Boykotu fahiş fiyatlı her alana yaymalıyız. Yeme, içme sektörünün yanı sıra marketler, kıyafet, akaryakıt, berber vb. artık aklınıza ne gelirse. Ortalama bir saç tıraşına 300 lira isteyen berber boykotu hak ediyordur. Örneğin bir hafta sonu kimse özel aracıyla yola çıkmasa bireysel olarak insanlar çok bir şey kaybetmemiş olur. Fakat akaryakıt sektörü zarar eder. Salgının ilk günlerini hatırlayın sokağa çıkma yasaklarının olduğu dönemde alışılmadık şekilde akaryakıt ürünlerine indirim üzerine indirim yapılıyordu. Çünkü tüketim azalmıştı. Tüketimin azaldığı yerde indirim mutlaka gelecektir.

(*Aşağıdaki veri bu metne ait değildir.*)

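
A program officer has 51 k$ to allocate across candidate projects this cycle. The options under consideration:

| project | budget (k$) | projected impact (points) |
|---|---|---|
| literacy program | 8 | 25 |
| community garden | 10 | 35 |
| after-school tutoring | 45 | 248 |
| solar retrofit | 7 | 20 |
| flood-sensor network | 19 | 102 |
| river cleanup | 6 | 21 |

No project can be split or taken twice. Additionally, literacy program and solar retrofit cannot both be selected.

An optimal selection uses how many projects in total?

The maximum projected impact within 51 k$ is 269.
after-school tutoring + river cleanup hits 269 at 51 k$.
Any selection reaching 269 contains exactly 2 projects.

2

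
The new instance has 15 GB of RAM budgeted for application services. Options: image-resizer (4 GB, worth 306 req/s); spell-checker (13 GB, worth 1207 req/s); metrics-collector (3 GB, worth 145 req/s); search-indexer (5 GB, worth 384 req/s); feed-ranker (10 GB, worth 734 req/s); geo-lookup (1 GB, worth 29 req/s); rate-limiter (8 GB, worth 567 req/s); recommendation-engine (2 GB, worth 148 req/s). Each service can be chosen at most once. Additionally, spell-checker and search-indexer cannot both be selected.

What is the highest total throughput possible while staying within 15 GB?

1355

Taking spell-checker + recommendation-engine: 15 GB used, 1355 in throughput.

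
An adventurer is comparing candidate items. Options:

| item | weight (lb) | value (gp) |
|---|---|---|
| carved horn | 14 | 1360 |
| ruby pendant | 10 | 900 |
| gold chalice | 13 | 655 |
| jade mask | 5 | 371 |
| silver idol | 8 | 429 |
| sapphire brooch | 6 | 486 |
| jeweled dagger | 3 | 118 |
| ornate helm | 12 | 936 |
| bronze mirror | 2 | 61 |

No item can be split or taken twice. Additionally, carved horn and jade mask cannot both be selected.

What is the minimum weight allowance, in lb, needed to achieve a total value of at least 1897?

22

Need the lightest bundle worth ≥ 1897.
carved horn + sapphire brooch + bronze mirror: 1907 value at 22 lb.
Any bundle with less than 22 lb falls short of 1897.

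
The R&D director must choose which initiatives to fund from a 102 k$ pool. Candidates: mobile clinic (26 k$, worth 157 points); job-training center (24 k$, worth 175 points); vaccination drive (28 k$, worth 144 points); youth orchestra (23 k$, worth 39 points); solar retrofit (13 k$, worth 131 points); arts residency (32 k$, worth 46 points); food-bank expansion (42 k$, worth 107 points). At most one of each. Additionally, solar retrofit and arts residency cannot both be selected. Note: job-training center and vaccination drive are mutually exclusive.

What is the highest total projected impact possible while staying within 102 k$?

Mobile clinic + job-training center + youth orchestra + solar retrofit uses 86 of the 102 k$ and totals 502.
Nothing else feasible within 102 k$ beats 502.

502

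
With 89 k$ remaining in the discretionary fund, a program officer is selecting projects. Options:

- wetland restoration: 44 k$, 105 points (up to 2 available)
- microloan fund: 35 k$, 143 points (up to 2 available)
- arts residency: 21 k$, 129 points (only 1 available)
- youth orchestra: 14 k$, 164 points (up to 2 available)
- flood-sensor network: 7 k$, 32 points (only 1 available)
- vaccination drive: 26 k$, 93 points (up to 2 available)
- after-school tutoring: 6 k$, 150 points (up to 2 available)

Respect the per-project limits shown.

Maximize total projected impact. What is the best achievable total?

Ranking by ratio (projected impact/k$): after-school tutoring 25.00, youth orchestra 11.71, arts residency 6.14.
A density-first pass picks arts residency + 2×youth orchestra + flood-sensor network + 2×after-school tutoring — 789 at 68 k$.
Dropping flood-sensor network frees 7 k$; slotting in vaccination drive (26 k$) lifts the total to 850 at 87 k$.
Every other selection either busts 89 k$ or exceeds an availability limit or fails to beat 850.

850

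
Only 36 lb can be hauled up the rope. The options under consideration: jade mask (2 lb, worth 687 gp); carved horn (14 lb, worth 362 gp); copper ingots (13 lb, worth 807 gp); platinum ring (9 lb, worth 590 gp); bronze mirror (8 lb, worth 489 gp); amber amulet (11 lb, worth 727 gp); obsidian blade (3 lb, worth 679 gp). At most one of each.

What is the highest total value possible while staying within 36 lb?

A density-first pass picks jade mask + platinum ring + bronze mirror + amber amulet + obsidian blade — 3172 at 33 lb.
Dropping amber amulet frees 11 lb; slotting in copper ingots (13 lb) lifts the total to 3252 at 35 lb.
Runner-up jade mask + platinum ring + bronze mirror + amber amulet + obsidian blade tops out at 3172.

3252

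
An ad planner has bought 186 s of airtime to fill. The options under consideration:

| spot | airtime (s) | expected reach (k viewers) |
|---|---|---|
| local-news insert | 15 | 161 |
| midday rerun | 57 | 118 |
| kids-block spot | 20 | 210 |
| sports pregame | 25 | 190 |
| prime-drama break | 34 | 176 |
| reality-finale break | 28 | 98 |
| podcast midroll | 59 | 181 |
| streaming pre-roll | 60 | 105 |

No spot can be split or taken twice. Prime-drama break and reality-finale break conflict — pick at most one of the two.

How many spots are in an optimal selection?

Optimal total is 918.
For example local-news insert + kids-block spot + sports pregame + prime-drama break + podcast midroll achieves it, using 153 s.
Every optimal selection uses 5 spots.

5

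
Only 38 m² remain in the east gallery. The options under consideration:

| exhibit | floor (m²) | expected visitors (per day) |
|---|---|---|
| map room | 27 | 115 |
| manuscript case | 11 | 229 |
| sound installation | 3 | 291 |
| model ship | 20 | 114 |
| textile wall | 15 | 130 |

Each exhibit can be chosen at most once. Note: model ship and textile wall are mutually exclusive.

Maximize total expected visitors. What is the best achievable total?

Best packing: manuscript case + sound installation + textile wall — 29 m², 650 total.
The closest alternative, manuscript case + sound installation + model ship, reaches only 634.

650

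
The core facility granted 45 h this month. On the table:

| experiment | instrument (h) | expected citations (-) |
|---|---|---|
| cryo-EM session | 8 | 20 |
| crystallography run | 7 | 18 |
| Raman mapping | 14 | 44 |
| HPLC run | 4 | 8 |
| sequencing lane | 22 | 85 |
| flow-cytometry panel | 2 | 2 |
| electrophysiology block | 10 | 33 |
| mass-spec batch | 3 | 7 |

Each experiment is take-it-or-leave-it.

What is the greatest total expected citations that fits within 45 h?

149

Taking the top-ratio experiments first gives crystallography run + sequencing lane + flow-cytometry panel + electrophysiology block + mass-spec batch for 145 (44 h).
A better packing is cryo-EM session + Raman mapping + sequencing lane: 44 h, total 149.
Crystallography run + Raman mapping + sequencing lane + flow-cytometry panel matches that 149 at 45 h; no feasible combination exceeds it.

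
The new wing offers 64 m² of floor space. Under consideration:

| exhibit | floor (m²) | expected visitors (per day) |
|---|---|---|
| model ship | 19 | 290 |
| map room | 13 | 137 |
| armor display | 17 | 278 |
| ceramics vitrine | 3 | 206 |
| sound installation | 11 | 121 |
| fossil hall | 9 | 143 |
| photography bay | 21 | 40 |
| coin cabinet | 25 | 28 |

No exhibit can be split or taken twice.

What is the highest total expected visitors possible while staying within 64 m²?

1054

A density-first pass picks model ship + armor display + ceramics vitrine + sound installation + fossil hall — 1038 at 59 m².
The 11 m² tied up in sound installation is better spent on map room — total rises to 1054 (61 m²).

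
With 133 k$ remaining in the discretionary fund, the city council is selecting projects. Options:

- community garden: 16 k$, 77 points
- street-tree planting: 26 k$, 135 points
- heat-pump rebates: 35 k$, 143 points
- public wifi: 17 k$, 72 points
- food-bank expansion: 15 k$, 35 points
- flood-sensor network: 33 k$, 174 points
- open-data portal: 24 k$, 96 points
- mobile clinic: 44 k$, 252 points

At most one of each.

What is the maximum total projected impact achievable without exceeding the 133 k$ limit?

By projected impact per k$: mobile clinic 5.73, flood-sensor network 5.27, street-tree planting 5.19, community garden 4.81 lead.
Taking the top-ratio projects first gives community garden + street-tree planting + flood-sensor network + mobile clinic for 638 (119 k$).
The 16 k$ tied up in community garden is better spent on open-data portal — total rises to 657 (127 k$).

657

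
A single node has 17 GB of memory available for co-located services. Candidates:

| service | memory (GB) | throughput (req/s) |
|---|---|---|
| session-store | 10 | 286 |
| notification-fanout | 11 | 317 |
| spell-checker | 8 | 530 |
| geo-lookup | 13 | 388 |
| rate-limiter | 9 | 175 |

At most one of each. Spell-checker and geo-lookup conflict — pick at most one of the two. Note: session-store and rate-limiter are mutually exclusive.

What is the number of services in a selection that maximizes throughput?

Optimal total is 705.
One optimal bundle: spell-checker + rate-limiter (17 GB).
All optima have 2 services.

2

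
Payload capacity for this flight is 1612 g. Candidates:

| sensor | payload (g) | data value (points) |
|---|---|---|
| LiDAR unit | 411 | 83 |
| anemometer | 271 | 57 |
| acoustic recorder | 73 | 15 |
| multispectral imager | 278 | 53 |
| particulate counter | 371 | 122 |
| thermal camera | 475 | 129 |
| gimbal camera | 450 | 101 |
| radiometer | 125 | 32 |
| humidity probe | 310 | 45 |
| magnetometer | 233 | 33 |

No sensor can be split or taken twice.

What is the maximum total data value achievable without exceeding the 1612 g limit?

409

Ranking by ratio (data value/g): particulate counter 0.33, thermal camera 0.27, radiometer 0.26.
Greedy by ratio would take acoustic recorder + particulate counter + thermal camera + gimbal camera + radiometer: 1494 g used, total 399.
Replace acoustic recorder and radiometer with anemometer: the trade gains 10 net, giving 409 at 1567 g.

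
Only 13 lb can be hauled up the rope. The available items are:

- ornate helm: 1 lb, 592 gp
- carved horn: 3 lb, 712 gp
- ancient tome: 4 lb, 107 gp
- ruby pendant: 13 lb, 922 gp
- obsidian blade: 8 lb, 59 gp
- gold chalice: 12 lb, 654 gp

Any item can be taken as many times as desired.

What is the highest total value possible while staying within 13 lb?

7696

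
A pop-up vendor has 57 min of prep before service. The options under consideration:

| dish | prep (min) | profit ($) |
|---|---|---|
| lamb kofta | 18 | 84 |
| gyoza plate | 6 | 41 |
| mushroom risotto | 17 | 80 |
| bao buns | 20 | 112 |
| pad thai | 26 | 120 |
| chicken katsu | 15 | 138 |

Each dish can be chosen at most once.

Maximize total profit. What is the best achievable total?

343

A density-first pass picks gyoza plate + bao buns + chicken katsu — 291 at 41 min.
Replace bao buns with lamb kofta + mushroom risotto: the trade gains 52 net, giving 343 at 56 min.
The closest alternative, lamb kofta + bao buns + chicken katsu, reaches only 334.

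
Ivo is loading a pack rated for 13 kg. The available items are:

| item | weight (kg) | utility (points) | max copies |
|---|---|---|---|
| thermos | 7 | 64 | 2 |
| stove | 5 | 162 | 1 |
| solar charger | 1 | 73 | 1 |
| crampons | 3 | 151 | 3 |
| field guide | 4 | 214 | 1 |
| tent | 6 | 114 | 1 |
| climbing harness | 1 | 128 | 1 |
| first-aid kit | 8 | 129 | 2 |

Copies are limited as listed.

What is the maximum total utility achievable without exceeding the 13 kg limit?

717

Solar charger + 2×crampons + field guide + climbing harness uses 12 of the 13 kg and totals 717.
That's the maximum — no swap from here does better than 717.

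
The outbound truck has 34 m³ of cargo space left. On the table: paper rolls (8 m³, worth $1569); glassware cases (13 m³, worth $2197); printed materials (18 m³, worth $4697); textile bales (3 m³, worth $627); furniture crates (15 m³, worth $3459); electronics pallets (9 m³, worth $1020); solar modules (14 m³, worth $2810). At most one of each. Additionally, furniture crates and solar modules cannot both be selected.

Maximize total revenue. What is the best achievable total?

By revenue per m³: printed materials 260.94, furniture crates 230.60, textile bales 209.00 lead.
Best packing: printed materials + furniture crates — 33 m³, 8156 total.

8156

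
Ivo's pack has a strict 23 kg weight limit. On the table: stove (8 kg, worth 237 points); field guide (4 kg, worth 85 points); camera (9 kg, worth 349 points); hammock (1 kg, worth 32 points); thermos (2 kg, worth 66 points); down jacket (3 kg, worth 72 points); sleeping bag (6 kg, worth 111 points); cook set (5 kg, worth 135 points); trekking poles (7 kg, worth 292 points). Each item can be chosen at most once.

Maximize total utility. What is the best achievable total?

842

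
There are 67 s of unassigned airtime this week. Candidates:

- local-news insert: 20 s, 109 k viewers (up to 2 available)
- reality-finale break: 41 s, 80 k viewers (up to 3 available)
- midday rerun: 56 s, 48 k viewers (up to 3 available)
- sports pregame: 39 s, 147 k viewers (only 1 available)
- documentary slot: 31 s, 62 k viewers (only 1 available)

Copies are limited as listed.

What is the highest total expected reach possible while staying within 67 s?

256

Density check — local-news insert 5.45, sports pregame 3.77, documentary slot 2.00 are the best per s.
The ratio heuristic lands on 2×local-news insert (218) but leaves 27 s idle.
Replace local-news insert with sports pregame: the trade gains 38 net, giving 256 at 59 s.
Every other selection either busts 67 s or exceeds an availability limit or fails to beat 256.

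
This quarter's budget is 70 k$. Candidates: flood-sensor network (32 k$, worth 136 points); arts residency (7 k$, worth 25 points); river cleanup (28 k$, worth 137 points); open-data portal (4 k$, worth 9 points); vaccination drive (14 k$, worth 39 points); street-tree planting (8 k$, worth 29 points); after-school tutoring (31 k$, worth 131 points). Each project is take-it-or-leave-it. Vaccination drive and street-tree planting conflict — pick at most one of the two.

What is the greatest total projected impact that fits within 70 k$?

302

By projected impact per k$: river cleanup 4.89, flood-sensor network 4.25, after-school tutoring 4.23, street-tree planting 3.62 lead.
Best packing: flood-sensor network + river cleanup + street-tree planting — 68 k$, 302 total.
Arts residency + river cleanup + open-data portal + after-school tutoring (70 k$) also reaches 302 — a tie, but nothing goes higher.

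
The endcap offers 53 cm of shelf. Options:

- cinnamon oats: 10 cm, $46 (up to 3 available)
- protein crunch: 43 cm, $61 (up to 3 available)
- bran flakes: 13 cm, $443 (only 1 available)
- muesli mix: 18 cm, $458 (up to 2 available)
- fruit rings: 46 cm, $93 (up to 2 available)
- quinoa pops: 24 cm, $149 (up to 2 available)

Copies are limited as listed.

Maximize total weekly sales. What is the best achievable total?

1359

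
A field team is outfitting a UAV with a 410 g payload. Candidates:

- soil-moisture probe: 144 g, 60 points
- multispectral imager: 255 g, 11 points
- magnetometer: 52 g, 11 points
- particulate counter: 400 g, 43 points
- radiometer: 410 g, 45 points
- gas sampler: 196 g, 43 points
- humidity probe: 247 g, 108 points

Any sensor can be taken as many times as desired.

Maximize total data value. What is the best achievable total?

The ratio ordering already packs tightly: soil-moisture probe + humidity probe, 391 g, 168.

168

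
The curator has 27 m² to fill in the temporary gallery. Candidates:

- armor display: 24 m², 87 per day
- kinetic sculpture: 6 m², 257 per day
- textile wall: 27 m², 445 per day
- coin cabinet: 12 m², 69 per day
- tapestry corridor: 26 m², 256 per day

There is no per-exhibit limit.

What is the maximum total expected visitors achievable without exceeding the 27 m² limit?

1028

Density check — kinetic sculpture 42.83, textile wall 16.48, tapestry corridor 9.85 are the best per m².
Best packing: 4×kinetic sculpture — 24 m², 1028 total.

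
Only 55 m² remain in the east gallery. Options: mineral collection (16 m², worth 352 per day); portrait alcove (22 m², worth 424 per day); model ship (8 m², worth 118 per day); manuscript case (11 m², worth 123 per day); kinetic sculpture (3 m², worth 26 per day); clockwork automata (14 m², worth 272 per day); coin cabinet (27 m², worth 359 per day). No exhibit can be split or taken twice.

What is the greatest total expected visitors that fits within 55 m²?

Mineral collection + portrait alcove + kinetic sculpture + clockwork automata uses 55 of the 55 m² and totals 1074.
The closest alternative, mineral collection + portrait alcove + clockwork automata, reaches only 1048.

1074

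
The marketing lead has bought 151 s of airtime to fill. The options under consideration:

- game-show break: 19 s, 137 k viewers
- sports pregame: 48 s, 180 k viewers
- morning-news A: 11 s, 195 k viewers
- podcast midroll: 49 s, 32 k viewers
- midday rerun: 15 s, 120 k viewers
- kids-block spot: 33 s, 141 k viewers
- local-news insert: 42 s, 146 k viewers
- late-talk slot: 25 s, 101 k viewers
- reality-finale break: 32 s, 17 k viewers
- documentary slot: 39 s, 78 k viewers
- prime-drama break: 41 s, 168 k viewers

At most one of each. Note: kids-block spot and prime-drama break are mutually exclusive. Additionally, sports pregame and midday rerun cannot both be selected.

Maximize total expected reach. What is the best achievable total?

840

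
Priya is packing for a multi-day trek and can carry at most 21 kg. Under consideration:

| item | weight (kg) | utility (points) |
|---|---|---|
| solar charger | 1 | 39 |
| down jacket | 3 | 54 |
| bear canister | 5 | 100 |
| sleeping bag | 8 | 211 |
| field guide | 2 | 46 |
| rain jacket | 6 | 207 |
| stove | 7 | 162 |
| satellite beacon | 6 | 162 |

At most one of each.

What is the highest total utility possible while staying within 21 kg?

619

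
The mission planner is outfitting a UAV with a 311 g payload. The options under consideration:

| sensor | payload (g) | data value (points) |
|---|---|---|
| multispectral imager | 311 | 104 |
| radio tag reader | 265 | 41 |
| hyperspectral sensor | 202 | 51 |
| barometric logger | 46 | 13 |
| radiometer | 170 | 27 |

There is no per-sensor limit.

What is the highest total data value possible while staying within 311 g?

Taking multispectral imager: 311 g used, 104 in data value.
That's the maximum — no swap from here does better than 104.

104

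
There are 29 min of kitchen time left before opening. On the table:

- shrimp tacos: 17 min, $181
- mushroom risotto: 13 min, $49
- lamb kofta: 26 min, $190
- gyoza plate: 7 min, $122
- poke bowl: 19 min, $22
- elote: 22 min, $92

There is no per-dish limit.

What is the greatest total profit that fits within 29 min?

488

The ratio ordering already packs tightly: 4×gyoza plate, 28 min, 488.
Every other selection either busts 29 min or fails to beat 488.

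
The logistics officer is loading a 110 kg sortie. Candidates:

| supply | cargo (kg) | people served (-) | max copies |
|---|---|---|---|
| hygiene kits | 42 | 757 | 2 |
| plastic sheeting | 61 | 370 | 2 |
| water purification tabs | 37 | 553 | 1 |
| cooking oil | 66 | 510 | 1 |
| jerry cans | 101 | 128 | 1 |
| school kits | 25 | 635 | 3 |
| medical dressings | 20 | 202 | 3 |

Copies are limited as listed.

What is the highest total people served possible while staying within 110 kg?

2149

The ratio heuristic lands on 3×school kits + medical dressings (2107) but leaves 15 kg idle.
Replace 2×school kits and medical dressings with 2×hygiene kits: the trade gains 42 net, giving 2149 at 109 kg.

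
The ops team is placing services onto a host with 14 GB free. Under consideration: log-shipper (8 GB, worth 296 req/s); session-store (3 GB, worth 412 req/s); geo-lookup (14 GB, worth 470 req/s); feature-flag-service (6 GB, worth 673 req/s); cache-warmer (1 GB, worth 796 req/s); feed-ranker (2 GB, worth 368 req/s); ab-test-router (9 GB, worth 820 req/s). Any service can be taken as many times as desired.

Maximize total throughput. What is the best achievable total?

14×cache-warmer uses 14 of the 14 GB and totals 11144.
That's the maximum — no swap from here does better than 11144.

11144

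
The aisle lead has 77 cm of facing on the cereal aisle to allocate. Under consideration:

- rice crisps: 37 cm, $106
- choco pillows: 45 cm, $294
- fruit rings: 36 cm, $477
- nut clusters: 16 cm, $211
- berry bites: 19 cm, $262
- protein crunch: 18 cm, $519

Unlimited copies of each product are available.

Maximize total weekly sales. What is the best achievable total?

2076

Best packing: 4×protein crunch — 72 cm, 2076 total.
Every other selection either busts 77 cm or fails to beat 2076.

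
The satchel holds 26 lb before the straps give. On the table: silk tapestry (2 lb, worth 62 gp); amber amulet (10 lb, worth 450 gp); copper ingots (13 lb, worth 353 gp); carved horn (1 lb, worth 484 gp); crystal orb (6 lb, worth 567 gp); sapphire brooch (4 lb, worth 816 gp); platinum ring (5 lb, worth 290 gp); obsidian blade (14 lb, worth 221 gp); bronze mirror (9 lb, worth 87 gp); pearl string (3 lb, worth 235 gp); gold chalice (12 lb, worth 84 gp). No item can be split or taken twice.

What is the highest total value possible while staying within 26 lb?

Density check — carved horn 484.00, sapphire brooch 204.00, crystal orb 94.50 are the best per lb.
Greedy by ratio would take silk tapestry + carved horn + crystal orb + sapphire brooch + platinum ring + pearl string: 21 lb used, total 2454.
The 5 lb tied up in platinum ring is better spent on amber amulet — total rises to 2614 (26 lb).
An exhaustive check of the 2048 subsets confirms 2614.

2614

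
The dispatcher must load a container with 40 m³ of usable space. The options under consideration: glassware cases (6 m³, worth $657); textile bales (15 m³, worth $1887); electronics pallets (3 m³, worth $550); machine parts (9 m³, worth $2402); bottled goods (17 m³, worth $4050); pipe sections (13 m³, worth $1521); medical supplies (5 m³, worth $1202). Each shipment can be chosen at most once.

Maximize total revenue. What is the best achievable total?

Ranking by ratio (revenue/m³): machine parts 266.89, medical supplies 240.40, bottled goods 238.24, electronics pallets 183.33.
Best packing: glassware cases + electronics pallets + machine parts + bottled goods + medical supplies — 40 m³, 8861 total.
Runner-up glassware cases + machine parts + bottled goods + medical supplies tops out at 8311.

8861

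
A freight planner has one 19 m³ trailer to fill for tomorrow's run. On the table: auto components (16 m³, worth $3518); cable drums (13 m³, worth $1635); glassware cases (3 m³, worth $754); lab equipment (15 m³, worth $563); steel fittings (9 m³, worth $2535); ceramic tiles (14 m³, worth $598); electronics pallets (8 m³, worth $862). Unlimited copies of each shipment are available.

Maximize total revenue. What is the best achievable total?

5070

2×steel fittings uses 18 of the 19 m³ and totals 5070.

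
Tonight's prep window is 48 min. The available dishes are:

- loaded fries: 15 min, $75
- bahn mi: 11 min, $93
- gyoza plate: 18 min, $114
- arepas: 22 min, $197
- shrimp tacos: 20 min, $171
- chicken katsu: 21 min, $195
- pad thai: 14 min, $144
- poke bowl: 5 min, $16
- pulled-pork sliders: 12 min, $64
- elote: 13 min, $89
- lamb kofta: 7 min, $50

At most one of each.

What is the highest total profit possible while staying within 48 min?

434

By profit per min: pad thai 10.29, chicken katsu 9.29, arepas 8.95 lead.
Greedy by ratio would take bahn mi + chicken katsu + pad thai: 46 min used, total 432.
Dropping chicken katsu frees 21 min; slotting in arepas (22 min) lifts the total to 434 at 47 min.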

“Vatandaş dışarı da yiyip içmesin mi niye yaşıyoruz” diyenlere kulak asmayın. Onlar her zaman azınlıkta olmanın değerli olduğunu sanan zavallılar. Polemiğe bile girmeyin, “biz yiyip, içmiyoruz, bizim yerimize de sen tüket” deyin geçin… Kafelerin, AVM’lerin dışında da bir hayat var. Öğrencilik dönemimizde kafe nedir bilmezdik. Lise ve üniversite yıllarımızda Zafer’deki kafeler nedense hep bir karanlık olurdu(!) Arkadaşlarla yazın Alâeddin Tepesi’nin kola çekirdek yapardık. Kışın ise hanların içerisindeki çay ocaklarında buluşurduk. Mesele maddiyat değildi, tavır sahibi olmaktı. O günlerin alışkanlığı ile hâlâ o afili kafelere gitmiyoruz, belediyemizin kafemleri bize yetiyor.

Vatandaş yeni değil son altı, yedi senedir her alanda fahiş fiyatlardan şikâyetçi. Hükümet zamanında önlem alamadığından bugünlere geldik. Bu vesileyle kendisine çekidüzen veren kazanır. Vatandaşla inatlaşan, gerçekleri görmeyen, sudan bahanelere sığınanlar ise kaybetmeye mahkûmdur. Bize düşen tavır sahibi olup boykotu her alanda sürdürmektir.